Hankey G J, Slattery J M, Warlow C P
Department of Clinical Neurosciences, Western General Hospital, Edinburgh.
BMJ. 1991 Mar 2;302(6775):499-504. doi: 10.1136/bmj.302.6775.499.
To determine the prognosis and adverse prognostic factors in patients with retinal infarction due to presumed atheromatous thromboembolism or cardiogenic embolism.
Prospective cohort study.
University hospital departments of clinical neurology.
99 patients with retinal infarction, without prior stroke, referred to a single neurologist between 1976 and 1986 and evaluated and followed up prospectively until death or the end of 1986 (mean follow up 4.2 years).
Cerebral angiography (55 patients), aspirin treatment (37), oral anticoagulant treatment (eight), carotid endarterectomy (13), cardiac surgery (six), and peripheral vascular surgery (two).
Death, stroke, coronary events, contralateral retinal infarction; survival analysis confined to 98 patients with retinal infarction due to presumed artheromatous thromboembolism or cardiogenic embolism (one patient with giant cell arteries excluded), and Cox's proportional hazards regression analysis, including age as a prognostic factor.
During follow up 29 patients died (21 of vascular causes and eight of non-vascular or unknown causes), 10 had a first ever stroke, 19 had a coronary event, and only one developed contralateral retinal infarction. A coronary event accounted for more than half (59%) of the deaths whereas stroke was the cause of only one death (3%). Over the first five years after retinal infarction the actuarial average absolute risk of death was 8% per year; of stroke 2.5% per year (7.4% in the first year); of coronary events 5.3% per year, exceeding that of stroke; and of stroke, myocardial infarction, or vascular death 7.4% per year. Prognostic factors associated with an increased risk of death were increasing age, peripheral vascular disease, cardiomegaly, and carotid bruit. Adverse prognostic factors for serious vascular events were increasing age and carotid bruit for stroke, and increasing age, cardiomegaly, and carotid bruit both for coronary events and for stroke, myocardial infarction, or vascular death.

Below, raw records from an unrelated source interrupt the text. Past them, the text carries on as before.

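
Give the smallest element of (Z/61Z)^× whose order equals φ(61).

φ(61) = 61 − 1 = 60 = 2^2 · 3 · 5.
g is a primitive root iff g^(60/q) ≢ 1 (mod 61) for each prime q ∈ {2, 3, 5}.
g = 2: 2^30 ≡ 60; 2^20 ≡ 47; 2^12 ≡ 9 — none is 1, so 2 is a primitive root.
Hence the least primitive root of 61 is 2.

2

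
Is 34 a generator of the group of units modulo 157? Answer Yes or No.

Yes

φ(157) = 157 − 1 = 156 = 2^2 · 3 · 13.
Test 34^(156/q) mod 157 for each prime factor q of 156:
34^78 ≡ 156 (mod 157)  [q = 2: ≢ 1 ✓]
34^52 ≡ 12 (mod 157)  [q = 3: ≢ 1 ✓]
34^12 ≡ 93 (mod 157)  [q = 13: ≢ 1 ✓]
None equal 1, so ord_157(34) = 156: 34 is a primitive root.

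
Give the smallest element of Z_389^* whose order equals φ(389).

2

φ(389) = 389 − 1 = 388 = 2^2 · 97.
Test candidates g = 2, 3, … against the prime factors q ∈ {2, 97} of φ(389): g is a generator iff g^(388/q) ≢ 1 for every such q.
g = 2: 2^194 ≡ 388; 2^4 ≡ 16 — none is 1, so 2 is a primitive root.
So 2 is the smallest generator of (Z/389Z)^×.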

Patients who present with retinal infarction due to presumed atherothromboembolism or cardiogenic embolism are at considerable risk of a coronary event. The risk of stroke, although high, is not so great. Not all strokes occurring after retinal infarction relate directly to disease of the ipsilateral carotid system, although this is probably the most common cause. Few patients experience contralateral retinal infarction. Non-arteritic retinal infarction should be diagnosed or confirmed by an ophthalmologist, and the long term care of patients with the condition should involve a physician who has an active interest in managing vascular disease.
确定因疑似动脉粥样硬化性血栓栓塞或心源性栓塞导致视网膜梗死患者的预后及不良预后因素。
前瞻性队列研究。
大学医院临床神经科。
99例视网膜梗死患者,既往无卒中史,于1976年至1986年间转诊至同一位神经科医生处,进行前瞻性评估及随访,直至死亡或1986年底(平均随访4.2年)。
脑血管造影(55例患者)、阿司匹林治疗(37例)、口服抗凝治疗(8例)、颈动脉内膜切除术(13例)、心脏手术(6例)及外周血管手术(2例)。
死亡、卒中、冠状动脉事件、对侧视网膜梗死;生存分析仅限于98例因疑似动脉粥样硬化性血栓栓塞或心源性栓塞导致视网膜梗死的患者(1例巨细胞动脉炎患者除外),以及Cox比例风险回归分析,将年龄作为预后因素。
随访期间,29例患者死亡(21例死于血管性原因,8例死于非血管性或不明原因),10例首次发生卒中,19例发生冠状动脉事件,仅1例发生对侧视网膜梗死。冠状动脉事件占死亡病例的一半以上(59%),而卒中仅导致1例死亡(3%)。视网膜梗死后的前五年,精算平均每年绝对死亡风险为8%;卒中为每年2.5%(第一年为7.4%);冠状动脉事件为每年5.3%,超过卒中风险;卒中合并心肌梗死或血管性死亡为每年7.4%。与死亡风险增加相关的预后因素为年龄增长、外周血管疾病、心脏扩大及颈动脉杂音。严重血管事件的不良预后因素为年龄增长及颈动脉杂音(卒中),年龄增长、心脏扩大及颈动脉杂音(冠状动脉事件及卒中、心肌梗死或血管性死亡)。
因疑似动脉粥样硬化性血栓栓塞或心源性栓塞导致视网膜梗死的患者发生冠状动脉事件的风险相当高。卒中风险虽高,但并非如此严重。视网膜梗死后发生的所有卒中并非都直接与同侧颈动脉系统疾病相关,尽管这可能是最常见的原因。很少有患者发生对侧视网膜梗死。非动脉炎性视网膜梗死应由眼科医生诊断或确诊,对该疾病患者的长期护理应由积极关注血管疾病管理的医生负责。